Car #1: Change the oil at 6,300 miles for the 1st time + 6,300 miles for the next several times while the "Metal Soup" slowly reduces.
Car #2: Change the oil at 1,000 miles, 2,500 miles, 4,500 miles & at 6,300 miles.
Then treat both cars & engines exactly the same in controlled test circumstances.
I BET the engine with the additional initial oil changes that removes the "Metal Soup" earlier has less internal wear and will last longer than the one that has the metal swirl in the oil longer.
Now, does it really matter, as both will go a very long time and run just fine? Probably not, but I believe that would be the situation!
Nicely put and i fully agree with you. None of us want metallic, abrasive oil flowing through the block, so i don't understand why the initial thousand miles of an engine's life is so different and many of us think "it's ok"...
Originally Posted By: gathermewool
Originally Posted By: Artem
Do you guys really and truly believe that if it was up to the engineers, with the main goal being to do everything possible to extend engine life, that they would still actually suggest that you DON'T drain the FF because it does absolutely zero harm and to keep it flowing through the engine for 10,000 miles...?
Engineers design the block with longevity in mind but then the accountant team takes over and starts cutting corners in order to... You guessed it, save money. Many dealerships offer free oil changes for x amount of miles and an extra oil change x 300,000 cars = a lot of extra expenses that they COULD avoid.
Irrespective of whether the oil can last the interval before breaking down, I don't think that the wear metals in the FF produce anything more than a negligible amount of additional wear. If you want a definitive answer, I don't have one, since I haven't seen a tear-down comparison between groups of cars that dump the factory fill early and those that ran the full initial interval, all subsequent maintenance and driving styles being the same as well.
Unfortunately, a study like this will probably never be generated, so the best can do is keep an eye on those who are kind of enough to post up FF UOA, and then update with subsequent UOA throughout the life of the car.
We can easily take two lawnmowers, run em for 5 minutes to warm up the blocks then change the FF in one of them. Continue to run them both for say 5 hours a day each and every day for a year (cold starts each morning to simulate real life) and then disassemble the blocks after a year and examine the wear.

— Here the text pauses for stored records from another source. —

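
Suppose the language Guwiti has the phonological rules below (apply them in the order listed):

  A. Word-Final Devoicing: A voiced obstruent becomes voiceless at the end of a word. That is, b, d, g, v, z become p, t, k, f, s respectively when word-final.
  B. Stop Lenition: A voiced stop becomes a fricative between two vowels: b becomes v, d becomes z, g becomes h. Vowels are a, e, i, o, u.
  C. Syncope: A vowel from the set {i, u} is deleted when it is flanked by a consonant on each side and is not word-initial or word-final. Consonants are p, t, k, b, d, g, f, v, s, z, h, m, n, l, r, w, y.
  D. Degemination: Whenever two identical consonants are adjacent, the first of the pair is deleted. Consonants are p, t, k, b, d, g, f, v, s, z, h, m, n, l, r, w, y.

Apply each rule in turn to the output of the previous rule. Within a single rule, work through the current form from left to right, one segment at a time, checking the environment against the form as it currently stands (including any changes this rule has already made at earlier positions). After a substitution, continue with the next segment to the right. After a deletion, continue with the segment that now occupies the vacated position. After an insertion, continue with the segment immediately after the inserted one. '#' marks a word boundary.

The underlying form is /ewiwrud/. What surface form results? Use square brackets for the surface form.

A Word-Final Devoicing: [ewiwrud] → [ewiwrut]
B Stop Lenition: no change — [ewiwrut]
C Syncope: [ewiwrut] → [ewwrt]
D Degemination: [ewwrt] → [ewrt]

[ewrt]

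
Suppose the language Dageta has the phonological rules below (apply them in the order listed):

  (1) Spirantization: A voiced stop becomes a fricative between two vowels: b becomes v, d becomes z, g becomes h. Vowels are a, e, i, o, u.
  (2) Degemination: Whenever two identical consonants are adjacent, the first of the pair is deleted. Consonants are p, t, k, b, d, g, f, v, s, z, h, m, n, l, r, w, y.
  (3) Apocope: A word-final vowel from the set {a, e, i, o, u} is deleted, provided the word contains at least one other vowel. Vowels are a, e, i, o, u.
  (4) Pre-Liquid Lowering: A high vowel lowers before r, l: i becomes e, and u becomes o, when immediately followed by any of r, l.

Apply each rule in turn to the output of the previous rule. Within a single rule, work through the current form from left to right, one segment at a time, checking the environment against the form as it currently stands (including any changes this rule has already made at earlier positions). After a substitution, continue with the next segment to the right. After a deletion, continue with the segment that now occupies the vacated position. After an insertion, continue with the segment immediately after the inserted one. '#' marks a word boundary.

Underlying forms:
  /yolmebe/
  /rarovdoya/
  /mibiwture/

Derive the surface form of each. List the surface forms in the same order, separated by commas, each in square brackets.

/yolmebe/:
  (1) Spirantization: [yolmebe] → [yolmeve]
  (2) Degemination: no change — [yolmeve]
  (3) Apocope: [yolmeve] → [yolmev]
  (4) Pre-Liquid Lowering: no change — [yolmev]
/rarovdoya/:
  (1) Spirantization: no change — [rarovdoya]
  (2) Degemination: no change — [rarovdoya]
  (3) Apocope: [rarovdoya] → [rarovdoy]
  (4) Pre-Liquid Lowering: no change — [rarovdoy]
/mibiwture/:
  (1) Spirantization: [mibiwture] → [miviwture]
  (2) Degemination: no change — [miviwture]
  (3) Apocope: [miviwture] → [miviwtur]
  (4) Pre-Liquid Lowering: [miviwtur] → [miviwtor]

[yolmev], [rarovdoy], [miviwtor]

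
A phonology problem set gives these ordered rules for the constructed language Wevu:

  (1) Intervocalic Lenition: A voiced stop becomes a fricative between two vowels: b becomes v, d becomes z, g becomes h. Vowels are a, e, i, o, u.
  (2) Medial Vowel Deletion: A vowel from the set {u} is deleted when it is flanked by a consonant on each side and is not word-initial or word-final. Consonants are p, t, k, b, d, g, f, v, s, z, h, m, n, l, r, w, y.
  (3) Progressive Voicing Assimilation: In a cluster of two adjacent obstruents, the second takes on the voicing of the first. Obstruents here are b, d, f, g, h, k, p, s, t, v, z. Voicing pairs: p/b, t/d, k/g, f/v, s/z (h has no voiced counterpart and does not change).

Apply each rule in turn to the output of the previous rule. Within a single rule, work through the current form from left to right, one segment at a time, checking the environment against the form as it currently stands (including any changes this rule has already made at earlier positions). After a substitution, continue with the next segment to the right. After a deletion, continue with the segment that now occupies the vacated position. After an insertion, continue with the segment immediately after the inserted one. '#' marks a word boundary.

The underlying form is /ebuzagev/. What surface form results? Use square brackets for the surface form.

[evzahev]

(1) Intervocalic Lenition: [ebuzagev] → [evuzahev]
(2) Medial Vowel Deletion: [evuzahev] → [evzahev]
(3) Progressive Voicing Assimilation: no change — [evzahev]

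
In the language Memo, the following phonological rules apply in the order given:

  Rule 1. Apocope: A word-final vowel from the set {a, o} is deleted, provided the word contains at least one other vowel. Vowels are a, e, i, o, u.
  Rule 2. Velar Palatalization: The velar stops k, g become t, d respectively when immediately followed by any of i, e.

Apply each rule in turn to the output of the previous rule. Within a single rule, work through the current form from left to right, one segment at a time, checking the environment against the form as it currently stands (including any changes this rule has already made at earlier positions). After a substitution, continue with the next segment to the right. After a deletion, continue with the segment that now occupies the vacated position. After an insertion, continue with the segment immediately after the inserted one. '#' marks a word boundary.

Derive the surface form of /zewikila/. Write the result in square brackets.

[zewitil]

Rule 1 Apocope: [zewikila] → [zewikil]
Rule 2 Velar Palatalization: [zewikil] → [zewitil]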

This test could be replicated time and time again with two or even more pairs running at the same time to confirm the results with the second batch of engines.
Maybe even throw in a third mower in there that will get oil changes every 3 months to really kick it up a notch and see how oil changes will reduce total engine wear as well.
Something like this could very easily be done by someone living in an area without any neighbors near by, which will complain about the constant noise day in and day out. Seems to me like the results will easily prove this debate since from what i know, lawn mower engines down have oil filters (the regular mowers anyway).
Thoughts? Sounds like a $2-3,000 dollar experiment to get data from several engines.
Originally Posted By: tpitcher
Take 2 cars with engines spec'd & tolerances exactly the same.
Car #1: Change the oil at 6,300 miles for the 1st time + 6,300 miles for the next several times while the "Metal Soup" slowly reduces.
Car #2: Change the oil at 1,000 miles, 2,500 miles, 4,500 miles & at 6,300 miles.
Then treat both cars & engines exactly the same in controlled test circumstances.
I BET the engine with the additional initial oil changes that removes the "Metal Soup" earlier has less internal wear and will last longer than the one that has the metal swirl in the oil longer.
Now, does it really matter, as both will go a very long time and run just fine? Probably not, but I believe that would be the situation!
Originally Posted By: gathermewool
What do you think the difference would be, though? 550k vs 500k? 550k vs 150k? Is there an increased risk of wear-related engine issues, such as consumption and leakage? I don't have anything to go on, but I'm going to stick with saying it doesn't matter.
It's not a matter of how many more miles engine A will go vs engine B but more so of reducing engine wear PERIOD (which is why we're all here for, right?).
I've seem identical stock cars on the dyno putting out very different numbers (even though they are the same). Taking into account minor manufacturing differences since no two blocks are the same, i'd expect a 2-3HP difference, 4-5hp at the most but these engine were 10-15hp apart. Mileage was close. We can argue what is causing the power difference all day but it could be as simple as the break-in procedure / maintenance.